Liberal ‘treatment-orientated’ regimes can just as easily fall foul of judicial imperatives as harsh, authoritarian regimes. This is because treatment orientated regimes also require individualized and frequently unequal treatment of prisoners.

To conclude, a properly administered system of prison leave may also contribute to legitimacy if prisoners see it as procedurally fair. Legitimacy has been studied in relation to courts and police (Tyler 1990). Some authors have also highlighted its importance in prison management (Sparks and Bottoms 1995; Reisig and Mesko 2009; Franke et al. 2010; Johnson et al. 2014; Liebling 2014; Brunton-Smith and McCarthy, 2016; Beijesbergen et al. 2016).

Legitimacy is important because (in its simplest definition) it diminishes the need to resort to coercive methods in order to achieve compliance.Footnote 32 I agree that legitimacy also plays a role in prison, a setting where order is not only achieved through force, incentives, and dull compulsion (Carrabine 2005) but also through normative reasons (Sparks and Bottoms, 2008).Footnote 33

According to Tyler (1990), legitimacy is enhanced when people feel treated in a ‘procedurally just manner’ (Beijesbergen et al. 2015). In McCarthy and Brunton-Smith’s (2018) words

Procedural fairness can be described as the combination of the decision-making process (i.e., whether people are treated fairly and perceive legal procedures to have been followed correctly) and the quality of treatment received (i.e., being treated with respect and dignity).
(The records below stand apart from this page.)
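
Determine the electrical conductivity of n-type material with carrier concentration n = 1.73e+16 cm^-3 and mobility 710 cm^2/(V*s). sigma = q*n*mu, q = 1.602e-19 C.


Step 1: sigma = q * n * mu
Step 2: sigma = 1.602e-19 * 1.73e+16 * 710
Step 3: sigma = 1.968e+00 S/cm

1.968e+00


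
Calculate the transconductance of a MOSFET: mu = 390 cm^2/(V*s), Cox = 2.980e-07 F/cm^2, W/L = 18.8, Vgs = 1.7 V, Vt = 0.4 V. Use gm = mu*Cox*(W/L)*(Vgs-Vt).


Step 1: Vov = Vgs - Vt = 1.7 - 0.4 = 1.3 V
Step 2: gm = mu * Cox * (W/L) * Vov
Step 3: gm = 390 * 2.980e-07 * 18.8 * 1.3 = 2.84e-03 S

2.84e-03


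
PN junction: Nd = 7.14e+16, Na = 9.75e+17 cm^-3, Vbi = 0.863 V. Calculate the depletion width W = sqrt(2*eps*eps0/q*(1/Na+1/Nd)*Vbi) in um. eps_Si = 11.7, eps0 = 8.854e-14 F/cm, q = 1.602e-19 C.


Step 1: 1/Na + 1/Nd = 1/9.75e+17 + 1/7.14e+16 = 1.50312e-17
Step 2: 2*eps*eps0/q = 2*11.7*8.854e-14/1.602e-19 = 1.293281e+07
Step 3: W^2 = 1.293281e+07 * 1.50312e-17 * 0.863 = 1.67763e-10
Step 4: W = sqrt(1.67763e-10) = 1.295e-05 cm = 0.1295 um

0.1295


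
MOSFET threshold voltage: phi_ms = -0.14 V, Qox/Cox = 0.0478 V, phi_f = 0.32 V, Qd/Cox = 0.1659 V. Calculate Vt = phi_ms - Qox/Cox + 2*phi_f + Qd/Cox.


Step 1: Vt = phi_ms - Qox/Cox + 2*phi_f + Qd/Cox
Step 2: Vt = -0.14 - 0.0478 + 2*0.32 + 0.1659
Step 3: Vt = -0.14 - 0.0478 + 0.64 + 0.1659
Step 4: Vt = 0.6181 V

0.6181


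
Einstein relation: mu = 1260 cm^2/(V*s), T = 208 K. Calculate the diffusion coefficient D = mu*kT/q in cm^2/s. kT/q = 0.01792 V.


Step 1: D = mu * (kT/q)
Step 2: D = 1260 * 0.01792
Step 3: D = 22.58 cm^2/s

22.58


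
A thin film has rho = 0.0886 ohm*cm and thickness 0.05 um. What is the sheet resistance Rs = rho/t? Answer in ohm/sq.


Step 1: Convert thickness to cm: t = 0.05 um = 5.0000e-06 cm
Step 2: Rs = rho / t = 0.0886 / 5.0000e-06
Step 3: Rs = 17720.0 ohm/sq

17720.0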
As our research suggests, the contemporary system of prison leave might be experienced in Spain as ‘procedurally unfair’. On the one hand, regarding the ‘quality of treatment’ dimension, the administration of prison leave strains the relations of inmates with prison officers, especially with treatment personnel. These are sometimes accused of being ‘dream sellers’ because, according to some prisoners’, treatment personnel sometimes ‘promise’ a prison leave in return for attendance on a cognitive behavioral program, which is not ultimately delivered. Thus, whilst ‘blame’ for refusal to grant a leave might be allocated to the judge as the final authority who grants it (as explained earlier) it is the prison personnel, in direct contact with the aggrieved prisoner who often bear the consequences of a negative decision.
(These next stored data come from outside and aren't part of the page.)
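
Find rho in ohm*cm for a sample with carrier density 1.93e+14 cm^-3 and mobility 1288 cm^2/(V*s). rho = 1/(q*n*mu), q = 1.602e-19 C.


Step 1: sigma = q * n * mu = 1.602e-19 * 1.93e+14 * 1288 = 3.98232e-02 S/cm
Step 2: rho = 1 / sigma = 1 / 3.98232e-02 = 25.11 ohm*cm

25.11


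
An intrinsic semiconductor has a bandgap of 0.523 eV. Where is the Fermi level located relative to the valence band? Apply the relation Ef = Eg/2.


Step 1: For an intrinsic semiconductor, the Fermi level sits at midgap.
Step 2: Ef = Eg / 2 = 0.523 / 2 = 0.2615 eV

0.2615


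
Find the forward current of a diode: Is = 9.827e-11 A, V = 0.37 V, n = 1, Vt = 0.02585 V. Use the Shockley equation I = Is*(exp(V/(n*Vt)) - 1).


Step 1: V/(n*Vt) = 0.37/(1*0.02585) = 14.3133
Step 2: exp(14.3133) = 1.6451e+06
Step 3: I = 9.827e-11 * (1.6451e+06 - 1) = 1.62e-04 A

1.62e-04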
On the other hand, increasing procedural justice in prison is not only a matter of emphasizing the relational aspects (respect, decency, and trust) but also depends on the ‘quality of the decision’.Footnote 34 Prison leave increases legitimacy when prisoners think it operates fairly (because the eligibility criteria are transparent and the procedures fair). If leave is granted, or is perceived to be granted arbitrarily, the gain for the beneficiaries could be offset (Toch 1967) by decreased legitimacy and increased cynicism. The legitimacy of the prison regime increases to the extent that prisoners believe that prion leave is administered fairly.